Bosch-Equipped Cars Dominate As Ryan Newman Wins Martinsville NASCAR Sprint Cup Series Race
Ryan Newman,driving a Bosch-equipped Chevrolet fielded by Stewart-Haas Racing (SHR), grabbed the lead and beat A.J. Allmendinger to the finish line in the Goody's Fast Relief 500 NASCAR Sprint Cup Series™ race Sunday at Martinsville (VA) Speedway.
Newman scored his 16th career Sprint Cup victory and first of 2012 with Bosch wide-band oxygen sensors, and Bosch fuel injectors, spark plugs, fuel pump, coils, alternator and starter in his Hendrick Motorsports-built Chevrolet engine.
Newman passed Allmendinger to take the checkered flag in a green-white-checkered restart following a late-race caution which took out the Bosch-equipped Hendrick Motorsports Chevrolets of Jeff Gordon and Jimmie Johnson, who had combined to lead most of the race.
This was the third win of the year in six events for SHR, and dating back to Tony Stewart’s victory last September at Chicagoland Speedway in Joliet, IL, it was the team’s eighth win in the last 16 Sprint Cup races.
Like race-winner Newman, top-10 finishers A.J. Allmendinger, Dale Earnhardt Jr., Brad Keselowski, Denny Hamlin and Stewart also ran with Bosch oxygen sensors, fuel injectors, spark plugs, fuel pumps, coils, alternators and starters, as Bosch-equipped cars dominated the race.
After Gordon and Johnson dominated the action for a total of 497 laps, a caution flag on lap 498 sent the race into overtime via a green-white-checkered finish. Gordon and Johnson stayed out on old tires as the lead-lap cars behind them came to the pits for tires and fuel. On the lap-504 restart, Clint Bowyer took Johnson and Gordon three-wide into the first corner, and all three cars spun. Newman passed Allmendinger on the second lap of the restart and held on to win by .342 of a second. Earnhardt finished third, followed by Matt Kenseth and Martin Truex Jr.
Onboard Computer, Oxygen Sensors Control Sprint Cup EFI System
“Fuel injection is a logical progression for NASCAR, and now NASCAR has switched to electronic fuel injection for all NASCAR Sprint Cup Series™ races. With the new EFI, an onboard computer controls fuel injectors in all race car engines, using input from two Bosch wide-band oxygen sensors in the exhaust to determine the right amount of fuel to add to the airflow just as it’s entering the cylinder,” said Wolfgang Hustedt, Bosch Motorsports Manager, North America.
“Bosch oxygen sensors are an exclusive NASCAR Performance® product, and are the recognized standard throughout the racing world.

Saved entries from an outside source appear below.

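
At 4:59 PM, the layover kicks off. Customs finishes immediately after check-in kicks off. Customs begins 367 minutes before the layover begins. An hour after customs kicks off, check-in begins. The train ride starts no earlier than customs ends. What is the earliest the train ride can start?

11:52 AM

Customs starts at 4:59 PM − 367 min = 10:52 AM.
Check-in starts at 10:52 AM + 60 min = 11:52 AM.
So customs ends at 11:52 AM.
The train ride is bounded by customs, so the earliest it can start is 11:52 AM.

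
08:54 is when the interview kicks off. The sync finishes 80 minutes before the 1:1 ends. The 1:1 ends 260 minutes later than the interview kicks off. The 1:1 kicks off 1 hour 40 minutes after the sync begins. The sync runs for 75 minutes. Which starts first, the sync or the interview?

the interview

The 1:1 ends at 08:54 + 260 min = 13:14.
The sync ends at 13:14 − 80 min = 11:54.
The sync starts at 11:54 − 75 min = 10:39.
The sync starts at 10:39 and the interview starts at 08:54, so the interview is first.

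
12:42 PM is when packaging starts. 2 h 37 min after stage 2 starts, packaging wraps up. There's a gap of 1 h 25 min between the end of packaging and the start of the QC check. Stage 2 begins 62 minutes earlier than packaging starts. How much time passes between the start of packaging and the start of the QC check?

3 hours

Stage 2 starts at 12:42 PM − 62 min = 11:40 AM.
Packaging ends at 11:40 AM + 157 min = 2:17 PM.
The QC check starts at 2:17 PM + 85 min = 3:42 PM.
From 12:42 PM to 3:42 PM is 3 hours.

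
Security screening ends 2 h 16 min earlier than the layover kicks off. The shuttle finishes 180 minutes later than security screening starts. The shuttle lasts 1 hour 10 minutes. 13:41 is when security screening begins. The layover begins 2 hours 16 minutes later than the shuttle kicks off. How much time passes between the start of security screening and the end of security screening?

The shuttle ends at 13:41 + 180 min = 16:41.
The shuttle starts at 16:41 − 70 min = 15:31.
The layover starts at 15:31 + 136 min = 17:47.
Security screening ends at 17:47 − 136 min = 15:31.
From 13:41 to 15:31 is 1 hour 50 minutes.

1 hour 50 minutes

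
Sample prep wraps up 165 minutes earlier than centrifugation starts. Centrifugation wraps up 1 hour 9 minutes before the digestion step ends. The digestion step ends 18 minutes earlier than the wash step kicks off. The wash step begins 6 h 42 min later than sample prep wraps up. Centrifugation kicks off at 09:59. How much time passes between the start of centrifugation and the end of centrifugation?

2 h 30 min

Sample prep ends at 09:59 − 165 min = 07:14.
The wash step starts at 07:14 + 402 min = 13:56.
The digestion step ends at 13:56 − 18 min = 13:38.
Centrifugation ends at 13:38 − 69 min = 12:29.
From 09:59 to 12:29 is 2 h 30 min.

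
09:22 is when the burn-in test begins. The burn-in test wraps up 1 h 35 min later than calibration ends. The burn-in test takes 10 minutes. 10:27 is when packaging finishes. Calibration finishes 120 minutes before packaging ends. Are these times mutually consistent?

Calibration ends at 10:27 − 120 min = 08:27.
The burn-in test ends at 08:27 + 95 min = 10:02.
The burn-in test starts at 10:02 − 10 min = 09:52.
But the burn-in test is also said to start at 09:22 — a 30-minute conflict.

No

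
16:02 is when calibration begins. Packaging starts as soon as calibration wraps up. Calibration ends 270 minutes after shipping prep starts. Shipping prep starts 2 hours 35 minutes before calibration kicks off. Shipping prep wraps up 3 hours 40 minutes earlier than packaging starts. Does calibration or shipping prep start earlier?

Shipping prep starts at 16:02 − 155 min = 13:27.
Calibration starts at 16:02 and shipping prep starts at 13:27, so shipping prep is first.

shipping prep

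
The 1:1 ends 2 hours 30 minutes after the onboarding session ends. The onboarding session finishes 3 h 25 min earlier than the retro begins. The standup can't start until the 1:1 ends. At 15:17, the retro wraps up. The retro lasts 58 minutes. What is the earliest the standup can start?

The retro starts at 15:17 − 58 min = 14:19.
The onboarding session ends at 14:19 − 205 min = 10:54.
The 1:1 ends at 10:54 + 150 min = 13:24.
The standup is bounded by the 1:1, so the earliest it can start is 13:24.

13:24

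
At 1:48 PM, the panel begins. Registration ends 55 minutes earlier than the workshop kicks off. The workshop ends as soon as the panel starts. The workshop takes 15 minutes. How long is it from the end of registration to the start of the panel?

1 h 10 min

The workshop ends at 1:48 PM.
The workshop starts at 1:48 PM − 15 min = 1:33 PM.
Registration ends at 1:33 PM − 55 min = 12:38 PM.
From 12:38 PM to 1:48 PM is 1 h 10 min.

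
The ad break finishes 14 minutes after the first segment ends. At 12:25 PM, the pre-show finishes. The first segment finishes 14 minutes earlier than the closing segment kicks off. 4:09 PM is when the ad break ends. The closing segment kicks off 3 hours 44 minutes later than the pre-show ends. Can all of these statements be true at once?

The closing segment starts at 12:25 PM + 224 min = 4:09 PM.
The first segment ends at 4:09 PM − 14 min = 3:55 PM.
The ad break ends at 3:55 PM + 14 min = 4:09 PM.
That matches the stated 4:09 PM, so the schedule is consistent.

Yes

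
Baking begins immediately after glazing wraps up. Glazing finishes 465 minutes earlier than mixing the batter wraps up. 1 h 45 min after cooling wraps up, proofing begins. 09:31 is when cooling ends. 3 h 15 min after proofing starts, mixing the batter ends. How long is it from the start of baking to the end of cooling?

165 minutes

Proofing starts at 09:31 + 105 min = 11:16.
Mixing the batter ends at 11:16 + 195 min = 14:31.
Glazing ends at 14:31 − 465 min = 06:46.
So baking starts at 06:46.
From 06:46 to 09:31 is 165 minutes.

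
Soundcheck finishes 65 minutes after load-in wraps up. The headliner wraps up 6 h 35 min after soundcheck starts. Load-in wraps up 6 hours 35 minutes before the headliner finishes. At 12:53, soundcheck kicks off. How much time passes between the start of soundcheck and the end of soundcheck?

1 h 5 min

The headliner ends at 12:53 + 395 min = 19:28.
Load-in ends at 19:28 − 395 min = 12:53.
Soundcheck ends at 12:53 + 65 min = 13:58.
From 12:53 to 13:58 is 1 h 5 min.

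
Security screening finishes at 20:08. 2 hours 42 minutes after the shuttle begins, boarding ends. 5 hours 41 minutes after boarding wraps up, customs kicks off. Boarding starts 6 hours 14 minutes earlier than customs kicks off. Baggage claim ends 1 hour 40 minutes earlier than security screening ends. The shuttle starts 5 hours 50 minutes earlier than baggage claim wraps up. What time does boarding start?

Baggage claim ends at 20:08 − 100 min = 18:28.
The shuttle starts at 18:28 − 350 min = 12:38.
Boarding ends at 12:38 + 162 min = 15:20.
Customs starts at 15:20 + 341 min = 21:01.
Boarding starts at 21:01 − 374 min = 14:47.

14:47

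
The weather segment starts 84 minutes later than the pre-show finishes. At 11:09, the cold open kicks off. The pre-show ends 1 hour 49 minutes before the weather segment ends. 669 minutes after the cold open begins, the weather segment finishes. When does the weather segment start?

The weather segment ends at 11:09 + 669 min = 22:18.
The pre-show ends at 22:18 − 109 min = 20:29.
The weather segment starts at 20:29 + 84 min = 21:53.

21:53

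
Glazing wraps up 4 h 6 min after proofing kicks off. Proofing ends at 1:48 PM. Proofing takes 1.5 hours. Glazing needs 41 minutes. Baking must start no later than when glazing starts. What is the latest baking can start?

3:43 PM

Proofing starts at 1:48 PM − 90 min = 12:18 PM.
Glazing ends at 12:18 PM + 246 min = 4:24 PM.
Glazing starts at 4:24 PM − 41 min = 3:43 PM.
Baking is bounded by glazing, so the latest it can start is 3:43 PM.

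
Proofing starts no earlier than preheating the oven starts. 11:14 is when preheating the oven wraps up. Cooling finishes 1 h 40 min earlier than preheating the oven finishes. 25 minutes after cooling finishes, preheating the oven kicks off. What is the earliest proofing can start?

09:59

Cooling ends at 11:14 − 100 min = 09:34.
Preheating the oven starts at 09:34 + 25 min = 09:59.
Proofing is bounded by preheating the oven, so the earliest it can start is 09:59.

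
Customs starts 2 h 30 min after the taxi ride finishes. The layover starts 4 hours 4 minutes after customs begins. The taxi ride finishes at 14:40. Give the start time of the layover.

Customs starts at 14:40 + 150 min = 17:10.
The layover starts at 17:10 + 244 min = 21:14.

21:14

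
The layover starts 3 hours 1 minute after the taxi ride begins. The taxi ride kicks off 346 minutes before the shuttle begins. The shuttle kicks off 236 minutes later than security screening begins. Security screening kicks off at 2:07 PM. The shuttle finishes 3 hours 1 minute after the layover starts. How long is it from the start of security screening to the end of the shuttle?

The shuttle starts at 2:07 PM + 236 min = 6:03 PM.
The taxi ride starts at 6:03 PM − 346 min = 12:17 PM.
The layover starts at 12:17 PM + 181 min = 3:18 PM.
The shuttle ends at 3:18 PM + 181 min = 6:19 PM.
From 2:07 PM to 6:19 PM is 4 hours 12 minutes.

4 hours 12 minutes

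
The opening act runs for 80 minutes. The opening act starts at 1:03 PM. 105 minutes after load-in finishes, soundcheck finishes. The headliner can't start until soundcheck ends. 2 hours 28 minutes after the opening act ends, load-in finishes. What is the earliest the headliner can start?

6:36 PM

The opening act ends at 1:03 PM + 80 min = 2:23 PM.
Load-in ends at 2:23 PM + 148 min = 4:51 PM.
Soundcheck ends at 4:51 PM + 105 min = 6:36 PM.
The headliner is bounded by soundcheck, so the earliest it can start is 6:36 PM.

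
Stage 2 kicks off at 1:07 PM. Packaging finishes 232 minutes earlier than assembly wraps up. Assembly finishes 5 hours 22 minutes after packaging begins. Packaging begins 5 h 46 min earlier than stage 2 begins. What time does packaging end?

8:51 AM

Packaging starts at 1:07 PM − 346 min = 7:21 AM.
Assembly ends at 7:21 AM + 322 min = 12:43 PM.
Packaging ends at 12:43 PM − 232 min = 8:51 AM.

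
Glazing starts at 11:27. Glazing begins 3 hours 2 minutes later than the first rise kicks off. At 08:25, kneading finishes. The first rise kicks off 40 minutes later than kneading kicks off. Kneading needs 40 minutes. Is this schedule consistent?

Yes

Kneading starts at 08:25 − 40 min = 07:45.
The first rise starts at 07:45 + 40 min = 08:25.
Glazing starts at 08:25 + 182 min = 11:27.
That matches the stated 11:27, so the schedule is consistent.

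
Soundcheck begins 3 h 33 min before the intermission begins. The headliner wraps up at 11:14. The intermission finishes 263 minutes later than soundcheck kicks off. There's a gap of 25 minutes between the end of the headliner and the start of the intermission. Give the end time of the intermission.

12:29

The intermission starts at 11:14 + 25 min = 11:39.
Soundcheck starts at 11:39 − 213 min = 08:06.
The intermission ends at 08:06 + 263 min = 12:29.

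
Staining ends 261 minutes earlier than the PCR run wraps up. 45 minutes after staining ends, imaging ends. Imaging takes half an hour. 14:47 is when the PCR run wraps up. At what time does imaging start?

Staining ends at 14:47 − 261 min = 10:26.
Imaging ends at 10:26 + 45 min = 11:11.
Imaging starts at 11:11 − 30 min = 10:41.

10:41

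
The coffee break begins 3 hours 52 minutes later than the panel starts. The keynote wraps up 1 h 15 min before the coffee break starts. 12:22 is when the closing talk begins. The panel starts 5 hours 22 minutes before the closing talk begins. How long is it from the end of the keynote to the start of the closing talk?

2 hours 45 minutes

The panel starts at 12:22 − 322 min = 07:00.
The coffee break starts at 07:00 + 232 min = 10:52.
The keynote ends at 10:52 − 75 min = 09:37.
From 09:37 to 12:22 is 2 hours 45 minutes.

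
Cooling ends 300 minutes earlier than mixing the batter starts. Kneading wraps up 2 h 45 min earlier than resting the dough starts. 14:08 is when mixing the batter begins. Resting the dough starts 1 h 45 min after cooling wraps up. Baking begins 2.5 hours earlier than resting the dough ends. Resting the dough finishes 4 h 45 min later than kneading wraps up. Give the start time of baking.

10:23

Cooling ends at 14:08 − 300 min = 09:08.
Resting the dough starts at 09:08 + 105 min = 10:53.
Kneading ends at 10:53 − 165 min = 08:08.
Resting the dough ends at 08:08 + 285 min = 12:53.
Baking starts at 12:53 − 150 min = 10:23.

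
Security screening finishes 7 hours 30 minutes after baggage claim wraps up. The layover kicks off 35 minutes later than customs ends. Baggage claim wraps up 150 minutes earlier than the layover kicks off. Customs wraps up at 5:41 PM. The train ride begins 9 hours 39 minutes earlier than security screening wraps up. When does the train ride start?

The layover starts at 5:41 PM + 35 min = 6:16 PM.
Baggage claim ends at 6:16 PM − 150 min = 3:46 PM.
Security screening ends at 3:46 PM + 450 min = 11:16 PM.
The train ride starts at 11:16 PM − 579 min = 1:37 PM.

1:37 PM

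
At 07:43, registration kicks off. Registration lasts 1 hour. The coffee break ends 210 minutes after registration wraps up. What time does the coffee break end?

Registration ends at 07:43 + 60 min = 08:43.
The coffee break ends at 08:43 + 210 min = 12:13.

12:13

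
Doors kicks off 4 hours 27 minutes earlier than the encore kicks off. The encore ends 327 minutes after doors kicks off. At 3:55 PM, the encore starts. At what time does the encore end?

Doors starts at 3:55 PM − 267 min = 11:28 AM.
The encore ends at 11:28 AM + 327 min = 4:55 PM.

4:55 PM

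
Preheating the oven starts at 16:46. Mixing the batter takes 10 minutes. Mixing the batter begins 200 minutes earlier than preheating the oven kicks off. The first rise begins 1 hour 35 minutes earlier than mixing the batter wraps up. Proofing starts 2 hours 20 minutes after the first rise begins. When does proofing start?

Mixing the batter starts at 16:46 − 200 min = 13:26.
Mixing the batter ends at 13:26 + 10 min = 13:36.
The first rise starts at 13:36 − 95 min = 12:01.
Proofing starts at 12:01 + 140 min = 14:21.

14:21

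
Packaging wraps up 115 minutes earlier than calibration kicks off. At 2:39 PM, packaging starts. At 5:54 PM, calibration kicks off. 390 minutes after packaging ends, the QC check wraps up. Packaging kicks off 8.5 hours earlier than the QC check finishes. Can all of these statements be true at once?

Packaging ends at 5:54 PM − 115 min = 3:59 PM.
The QC check ends at 3:59 PM + 390 min = 10:29 PM.
Packaging starts at 10:29 PM − 510 min = 1:59 PM.
But packaging is also said to start at 2:39 PM — a 40-minute conflict.

No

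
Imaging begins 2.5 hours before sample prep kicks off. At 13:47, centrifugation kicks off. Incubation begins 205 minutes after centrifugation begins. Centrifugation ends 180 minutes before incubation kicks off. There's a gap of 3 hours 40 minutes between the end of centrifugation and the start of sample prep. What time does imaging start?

15:22

Incubation starts at 13:47 + 205 min = 17:12.
Centrifugation ends at 17:12 − 180 min = 14:12.
Sample prep starts at 14:12 + 220 min = 17:52.
Imaging starts at 17:52 − 150 min = 15:22.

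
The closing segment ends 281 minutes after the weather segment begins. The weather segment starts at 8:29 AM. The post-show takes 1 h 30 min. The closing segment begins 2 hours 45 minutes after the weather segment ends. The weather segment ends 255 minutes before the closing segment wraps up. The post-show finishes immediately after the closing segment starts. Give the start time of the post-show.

The closing segment ends at 8:29 AM + 281 min = 1:10 PM.
The weather segment ends at 1:10 PM − 255 min = 8:55 AM.
The closing segment starts at 8:55 AM + 165 min = 11:40 AM.
So the post-show ends at 11:40 AM.
The post-show starts at 11:40 AM − 90 min = 10:10 AM.

10:10 AM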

NASCAR race cars go through many different operating conditions at every race, and oxygen sensors are an important component of the fuel injection system,” he said.
Bosch pioneered electronic fuel injection back in the 1970s, developing the automotive oxygen sensor as part of the total system. Today’s wide-band oxygen sensors, like those supplied to NASCAR, monitor the level of oxygen in the exhaust in NASCAR Sprint Cup Series™ race cars, and signal the car’s engine management computer whether the engine is running ‘rich’ or ‘lean’ or right on target.
Bosch wide-band sensors send varying, virtually continuous signals from ‘rich’ to ‘lean’ and anywhere in between, allowing the management computer to adjust the air/fuel ratio for best performance. Bosch wide-band O2 sensors respond to changes in the air/fuel mixture in less than 100 milliseconds (a millisecond is 1/1000 of a second), and reach operating temperature of 1400°F within 20 seconds or less, offering virtually immediate fuel management.
“Oxygen sensors relay vital information on engine performance to the vehicle’s engine management system, which controls the fuel injectors and determines how the vehicle reacts to race conditions,” continued Hustedt. “This change to fuel injection will give NASCAR teams enhanced control over their vehicles’ performance, and the oxygen sensors are essential for maximum but flexible performance at each track.”
In addition to NASCAR, cars in Grand Am and American Le Mans Series (ALMS) road races, and Chevrolet V-6 IndyCar racers run Bosch oxygen sensors as part of their EFI engine management systems. Thirty-fiveyears after introducing electronic fuel injection and the automotive oxygen sensors, fuel injection pioneer Bosch continually upgrades system technology as it supplies automobile manufacturers, the aftermarket, and the racing community around the world with the most advanced systems available.